SUGAR HILL -- Chomping a cigar and sporting a yellow hard hat, City Manager Bob Hail walks the perimeter of a construction site on a sweltering afternoon, the rising dust of Georgia red clay filling his lungs.
The man beams as he watches builders assemble his city's future nail by nail, brick by brick. The construction in downtown Sugar Hill -- which consists of roadwork, a roundabout, an amphitheater and a 30,000-square-foot city hall -- is coming together, Hail said.
The project, slated for completion in December, is a $15.5 million combination of earmarked city savings and Special Purpose Local Option Sales Tax funds -- with 55 percent funded by SPLOST and 45 percent city-funded, Hail said.
The largest of the downtown projects, a city hall building that is double the size of the current one, will cost about $11.5 million.

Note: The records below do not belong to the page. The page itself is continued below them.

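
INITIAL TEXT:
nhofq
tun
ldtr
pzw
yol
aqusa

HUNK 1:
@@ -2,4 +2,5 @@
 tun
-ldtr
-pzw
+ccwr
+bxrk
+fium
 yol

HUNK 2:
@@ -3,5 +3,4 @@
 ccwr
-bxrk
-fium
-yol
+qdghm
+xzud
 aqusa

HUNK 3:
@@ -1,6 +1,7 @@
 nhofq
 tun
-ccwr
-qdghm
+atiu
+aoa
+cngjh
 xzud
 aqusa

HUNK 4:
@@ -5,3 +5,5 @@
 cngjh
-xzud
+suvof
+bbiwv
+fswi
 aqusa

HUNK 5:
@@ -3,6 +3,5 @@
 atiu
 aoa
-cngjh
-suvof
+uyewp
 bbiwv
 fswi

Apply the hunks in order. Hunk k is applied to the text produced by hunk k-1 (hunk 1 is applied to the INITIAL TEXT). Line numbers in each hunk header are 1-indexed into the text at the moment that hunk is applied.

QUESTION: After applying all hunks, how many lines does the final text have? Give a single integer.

Hunk 1: at line 2 remove [ldtr,pzw] add [ccwr,bxrk,fium] -> 7 lines: nhofq tun ccwr bxrk fium yol aqusa
Hunk 2: at line 3 remove [bxrk,fium,yol] add [qdghm,xzud] -> 6 lines: nhofq tun ccwr qdghm xzud aqusa
Hunk 3: at line 1 remove [ccwr,qdghm] add [atiu,aoa,cngjh] -> 7 lines: nhofq tun atiu aoa cngjh xzud aqusa
Hunk 4: at line 5 remove [xzud] add [suvof,bbiwv,fswi] -> 9 lines: nhofq tun atiu aoa cngjh suvof bbiwv fswi aqusa
Hunk 5: at line 3 remove [cngjh,suvof] add [uyewp] -> 8 lines: nhofq tun atiu aoa uyewp bbiwv fswi aqusa
Final line count: 8

Answer: 8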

"We're at full capacity," Hail said. "We've grown more than 8,000 people since I've been here (about 10 years). We can't expand city hall anymore, so we've been saving money for several years now so that we could use it to build an even bigger city hall than what the SPLOST funds would have allowed."
He envisions city hall and the rest of the renovations and construction downtown as an extension of "the community life."

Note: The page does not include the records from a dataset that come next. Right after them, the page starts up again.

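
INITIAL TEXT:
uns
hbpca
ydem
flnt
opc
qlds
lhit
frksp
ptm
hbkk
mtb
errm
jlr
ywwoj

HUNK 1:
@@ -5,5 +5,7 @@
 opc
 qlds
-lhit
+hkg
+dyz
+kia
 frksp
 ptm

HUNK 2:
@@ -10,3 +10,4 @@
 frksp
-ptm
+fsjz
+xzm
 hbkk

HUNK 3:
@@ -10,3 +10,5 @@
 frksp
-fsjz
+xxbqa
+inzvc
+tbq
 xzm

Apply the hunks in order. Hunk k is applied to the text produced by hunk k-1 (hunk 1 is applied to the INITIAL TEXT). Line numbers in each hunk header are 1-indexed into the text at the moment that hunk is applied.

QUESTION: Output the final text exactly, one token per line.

Hunk 1: at line 5 remove [lhit] add [hkg,dyz,kia] -> 16 lines: uns hbpca ydem flnt opc qlds hkg dyz kia frksp ptm hbkk mtb errm jlr ywwoj
Hunk 2: at line 10 remove [ptm] add [fsjz,xzm] -> 17 lines: uns hbpca ydem flnt opc qlds hkg dyz kia frksp fsjz xzm hbkk mtb errm jlr ywwoj
Hunk 3: at line 10 remove [fsjz] add [xxbqa,inzvc,tbq] -> 19 lines: uns hbpca ydem flnt opc qlds hkg dyz kia frksp xxbqa inzvc tbq xzm hbkk mtb errm jlr ywwoj

Answer: uns
hbpca
ydem
flnt
opc
qlds
hkg
dyz
kia
frksp
xxbqa
inzvc
tbq
xzm
hbkk
mtb
errm
jlr
ywwoj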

"It's what we're all about," Hail said. "Do we want to be the industrial leaders of the South? No. We're a city of families. Quality of life and family -- that's what we do."
That lifestyle, he said, will include restaurants and clothing stores downtown, just a short walk for residents. In an effort to lure such businesses to Sugar Hill, Hail said "we're making it about as easy as it can be."
There are about 30 parcels, which can hook on to the city's storm drain system, so that businesses that build within municipal boundaries won't have to build their own detention ponds.
"All the utilities also are underground, ready to go, so developers can come here and build their building," Hail said. "They attach, and they're all set."
Added Hail: "It's a build-it-and-they-will-come incentive."
The city manager added that the road projects, which include a roundabout, aim to make the city "more than a cut-through ... we are slowing down the traffic, because if you're coming to Sugar Hill, we want it to be on purpose, not as a cut-through to somewhere else. We are aiming for a pedestrian-friendly destination."
Mayor Gary Pirkle said he's pleased with the direction the city's headed.
"It will be nice having a downtown area that we didn't have before," Pirkle said. "In addition, it will bring in businesses and make it more of an inviting place to live. Our town will have a nice centerpiece."
Dawn Gober, the Downtown Development Authority director, said she's hoping that the added attractiveness to her native city "will bring some restaurants and items of interest to our citizens. We're all very excited to see where this takes us."
Hail agreed. "You're looking at the future," he said, arms crossed, beaming as he watched the downtown progress.